Although some of the decorated stones on the site were clearly positioned for maximum visual impact and display, the placement of Georgie’s stone at first seems a little puzzling. But across the site, whenever walls have been dismantled, large numbers of decorated stones have turned up, hidden within the fabric of the walls. The location of these stones could be explained by simple re-use. But we know that other objects were also carefully positioned within buildings, in foundations and in walls, in pits and under paving slabs – places where they wouldn’t be seen again. And the sharpness of the carvings suggests that rather than re-using second-hand stone from somewhere else, the decoration and placement of these was deliberate. Perhaps these pieces didn’t need to be seen to be appreciated, it was enough to just know that they were there - rather like the shoes and other good luck charms we can find hidden in the walls of more recent houses today.

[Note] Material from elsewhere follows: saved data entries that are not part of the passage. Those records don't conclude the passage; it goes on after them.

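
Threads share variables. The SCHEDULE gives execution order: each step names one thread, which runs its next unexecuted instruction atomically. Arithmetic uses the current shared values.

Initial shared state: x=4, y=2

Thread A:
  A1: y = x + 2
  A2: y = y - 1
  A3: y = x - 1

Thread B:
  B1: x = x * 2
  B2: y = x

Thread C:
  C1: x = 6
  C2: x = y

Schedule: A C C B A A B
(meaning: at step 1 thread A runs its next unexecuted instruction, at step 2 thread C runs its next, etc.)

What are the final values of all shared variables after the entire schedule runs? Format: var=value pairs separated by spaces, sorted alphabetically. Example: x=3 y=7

Step 1: thread A executes A1 (y = x + 2). Shared: x=4 y=6. PCs: A@1 B@0 C@0
Step 2: thread C executes C1 (x = 6). Shared: x=6 y=6. PCs: A@1 B@0 C@1
Step 3: thread C executes C2 (x = y). Shared: x=6 y=6. PCs: A@1 B@0 C@2
Step 4: thread B executes B1 (x = x * 2). Shared: x=12 y=6. PCs: A@1 B@1 C@2
Step 5: thread A executes A2 (y = y - 1). Shared: x=12 y=5. PCs: A@2 B@1 C@2
Step 6: thread A executes A3 (y = x - 1). Shared: x=12 y=11. PCs: A@3 B@1 C@2
Step 7: thread B executes B2 (y = x). Shared: x=12 y=12. PCs: A@3 B@2 C@2

Answer: x=12 y=12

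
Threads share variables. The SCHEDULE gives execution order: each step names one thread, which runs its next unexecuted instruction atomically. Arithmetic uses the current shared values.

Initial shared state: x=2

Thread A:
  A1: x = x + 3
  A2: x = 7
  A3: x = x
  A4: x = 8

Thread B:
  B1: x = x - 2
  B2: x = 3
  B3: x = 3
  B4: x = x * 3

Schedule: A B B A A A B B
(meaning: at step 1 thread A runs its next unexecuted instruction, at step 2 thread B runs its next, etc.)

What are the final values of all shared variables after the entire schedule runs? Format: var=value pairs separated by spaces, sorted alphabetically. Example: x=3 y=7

Answer: x=9

Derivation:
Step 1: thread A executes A1 (x = x + 3). Shared: x=5. PCs: A@1 B@0
Step 2: thread B executes B1 (x = x - 2). Shared: x=3. PCs: A@1 B@1
Step 3: thread B executes B2 (x = 3). Shared: x=3. PCs: A@1 B@2
Step 4: thread A executes A2 (x = 7). Shared: x=7. PCs: A@2 B@2
Step 5: thread A executes A3 (x = x). Shared: x=7. PCs: A@3 B@2
Step 6: thread A executes A4 (x = 8). Shared: x=8. PCs: A@4 B@2
Step 7: thread B executes B3 (x = 3). Shared: x=3. PCs: A@4 B@3
Step 8: thread B executes B4 (x = x * 3). Shared: x=9. PCs: A@4 B@4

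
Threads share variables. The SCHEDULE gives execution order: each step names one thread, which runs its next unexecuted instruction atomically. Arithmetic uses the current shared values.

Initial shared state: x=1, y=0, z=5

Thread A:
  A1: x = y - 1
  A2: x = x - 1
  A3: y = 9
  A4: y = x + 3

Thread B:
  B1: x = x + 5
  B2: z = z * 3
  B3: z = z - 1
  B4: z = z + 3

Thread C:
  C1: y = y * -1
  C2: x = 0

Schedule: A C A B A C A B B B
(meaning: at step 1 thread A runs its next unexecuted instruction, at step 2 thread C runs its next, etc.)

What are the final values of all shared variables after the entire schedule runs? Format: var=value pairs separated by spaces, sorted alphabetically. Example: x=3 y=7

Step 1: thread A executes A1 (x = y - 1). Shared: x=-1 y=0 z=5. PCs: A@1 B@0 C@0
Step 2: thread C executes C1 (y = y * -1). Shared: x=-1 y=0 z=5. PCs: A@1 B@0 C@1
Step 3: thread A executes A2 (x = x - 1). Shared: x=-2 y=0 z=5. PCs: A@2 B@0 C@1
Step 4: thread B executes B1 (x = x + 5). Shared: x=3 y=0 z=5. PCs: A@2 B@1 C@1
Step 5: thread A executes A3 (y = 9). Shared: x=3 y=9 z=5. PCs: A@3 B@1 C@1
Step 6: thread C executes C2 (x = 0). Shared: x=0 y=9 z=5. PCs: A@3 B@1 C@2
Step 7: thread A executes A4 (y = x + 3). Shared: x=0 y=3 z=5. PCs: A@4 B@1 C@2
Step 8: thread B executes B2 (z = z * 3). Shared: x=0 y=3 z=15. PCs: A@4 B@2 C@2
Step 9: thread B executes B3 (z = z - 1). Shared: x=0 y=3 z=14. PCs: A@4 B@3 C@2
Step 10: thread B executes B4 (z = z + 3). Shared: x=0 y=3 z=17. PCs: A@4 B@4 C@2

Answer: x=0 y=3 z=17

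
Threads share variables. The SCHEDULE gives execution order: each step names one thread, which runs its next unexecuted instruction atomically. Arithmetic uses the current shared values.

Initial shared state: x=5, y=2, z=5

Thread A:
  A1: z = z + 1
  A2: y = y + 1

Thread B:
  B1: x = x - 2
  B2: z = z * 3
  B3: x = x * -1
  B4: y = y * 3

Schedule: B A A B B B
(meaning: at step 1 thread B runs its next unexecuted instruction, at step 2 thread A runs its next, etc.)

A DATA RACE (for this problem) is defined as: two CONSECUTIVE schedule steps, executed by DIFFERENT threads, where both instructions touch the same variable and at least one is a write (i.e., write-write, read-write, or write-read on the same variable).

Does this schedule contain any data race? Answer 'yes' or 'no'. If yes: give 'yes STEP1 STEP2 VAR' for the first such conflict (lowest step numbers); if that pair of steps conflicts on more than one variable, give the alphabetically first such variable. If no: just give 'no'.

Answer: no

Derivation:
Steps 1,2: B(r=x,w=x) vs A(r=z,w=z). No conflict.
Steps 2,3: same thread (A). No race.
Steps 3,4: A(r=y,w=y) vs B(r=z,w=z). No conflict.
Steps 4,5: same thread (B). No race.
Steps 5,6: same thread (B). No race.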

Elsewhere at the Ness, we have found hundreds of carved stones that are at floor level, in tight corners or other awkward locations in the buildings, where their visibility is restricted. And even where carvings were placed in prominent positions, the ephemeral nature of the incised lines, or the deliberate overlayering of intersecting parallel and diagonal lines on the surface, means that motifs are only just visible with specialist photography and lighting, effectively hiding in plain sight.

The idea that there are wonderful things hiding in plain sight seems to be a recurring theme at the Ness of Brodgar. Although the 1925 discovery of the Brodgar Stone hinted there was something special about this field, for decades it was just that - a field. It was only when Ola’s husband Arnie Tait ploughed up another interesting stone nearly 80 years later that the site started to reveal its incredible secrets - monumental buildings with some of the finest stonework from prehistoric Europe, containing beautiful polished and carved stones, and finely decorated pottery.



We think of these things as art now, but in the Neolithic, their visual appreciation might not have always been of overriding importance. The craft of making a mark may have been just as significant as the final appearance. This foregrounding of the artistic process is an idea that transcends the millennia, and is one of the themes that we explore at the UHI in our Art and Archaeology courses, from short creative courses to postgraduate degrees. It was during one of the summer Art and Archaeology workshops at the Ness of Brodgar, that the past and present of Orkney’s creative spirit truly came together, as Ola Gorie, Ingrid Tait, and designer Susan Cross joined myself and the other archaeologists on site. Seen through the artistic eyes of Ola, Ingrid, and Susan, Georgie’s stone has now been translated into a stunning collection of contemporary jewellery, re-interpreted as 21st-century art, and definitely meant to be seen.